Hanya rokok yang dijualnya saja yang terlihat, sedang penjualnya tidak.
Wiraguna menyuruh istrinya memberi bekal sepuluh real.
Disamping itu, untuk keperluan pembuatan rokok itu, ia diminta menyuruh para abdinya yang memang sudah mahir dalam pembuatan rokok.
Biarlah mereka memberi bantuan agar pembuatan rokok yang akan dijual Rara Mendut bisa cepat selesai.
Rara Mendut sendiri dilarang membuatnya.
Mereka berhasil membuat tiga puluh bungkus rokok.
Semuanya diletakkan di dalam sebuah bokor besar terbuat dari perak yang diupam dengan kuningan, indah permai tampaknya.
Dalam menjual rokoknya itu, Rara Mendut berhias dengan sangat cantik.
Warung Rara mendut pun sesak dirubung pembeli.
Rara Mendut menjual rokoknya dengan harga setengah rupiah sebatang.
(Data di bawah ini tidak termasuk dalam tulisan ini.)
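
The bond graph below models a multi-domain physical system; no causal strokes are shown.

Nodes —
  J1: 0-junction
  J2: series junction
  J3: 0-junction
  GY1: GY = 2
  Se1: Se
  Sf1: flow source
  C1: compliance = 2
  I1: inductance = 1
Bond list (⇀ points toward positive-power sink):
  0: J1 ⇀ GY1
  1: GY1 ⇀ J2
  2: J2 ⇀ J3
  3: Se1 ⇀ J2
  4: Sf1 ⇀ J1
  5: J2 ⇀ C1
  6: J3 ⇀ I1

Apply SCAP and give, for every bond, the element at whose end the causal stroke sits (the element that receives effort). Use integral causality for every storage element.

β0 |J1
β1 |J2
β2 |J3
β3 |J2
β4 |Sf1
β5 |J2
β6 |I1

#3 stroke at J2  (Se1 (Se) sets effort on bond)
#4 stroke at Sf1  (Sf1: flow source, stroke at near end)
#0 stroke at J1  (closing 0-jn rule on J1)
#1 stroke at J2  (GY1: gyrator matches bond 0)
#5 stroke at J2  (C1: C, integral causality)
#2 stroke at J3  (J2 needs exactly one f-in)
#6 stroke at I1  (J3 effort already set via bond 2)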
Harga yang relatif mahal dimasa itu.
Namun, hal yang aneh, harga puntungnya pun ternyata jauh lebih mahal yakni ada yang dua real sebatang, ada yang dua setengah real, ada yang tiga real dan empat real, tergantung panjang atau pendeknya.
Rara Mendut beralasan harga puntung lebih mahal karena puntung rokok itu bekas kena bibir Rara Mendut dan telah leceh dengan air ludah Rara Mendut yang manis dan harum.
Rokok Rara Mendut itu pun laris manis.
Cerita ini berlanjut pada percintaan pertemuan Rara Mendut dengan Pranacitra, anak lelaki janda Singabarong yang sangat tampan.
Di akhir cerita Wiraguna membunuh Pranacitra dan Rara Mendut ikut menubrukkan diri ke keris Wiraguna yang masih berdarah setelah membunuh Pranacitra.
Naskah Pranacitra di atas telah menyebut pemakaian bumbu-bumbu dan wur dalam pembuatan Rokok Roro Mendut.
Demikian juga dengan tembakau sompok dari Imogiri yang merupakan jenis tembakau ringan.
Sedang pembungkusnya dipakai wiru atau daun klobot.
Dengan demikian jelas di kalangan masyarakat Jawa rokok terutama klobot sebenarnya merupakan barang dagangan yang berusia lama, lebih dari tiga ratus tahun.
Pengageng Sasana Wilapa Keraton Kasunan Surakarta, KP Winarno Koesoemo membenarkan perihal cerita Rara Mendut di serat Pranacitra.
Namun, sebagai generasi di keraton yang tinggal menerima cerita itu, Kanjeng Win mengaku kurang memahami apakah cerita itu benar-benar ada ataukah sekedar dongeng.
“Kita kan tinggal menerima (sejarahnya) saja,” ujarnya, dilansir Tribun Solo.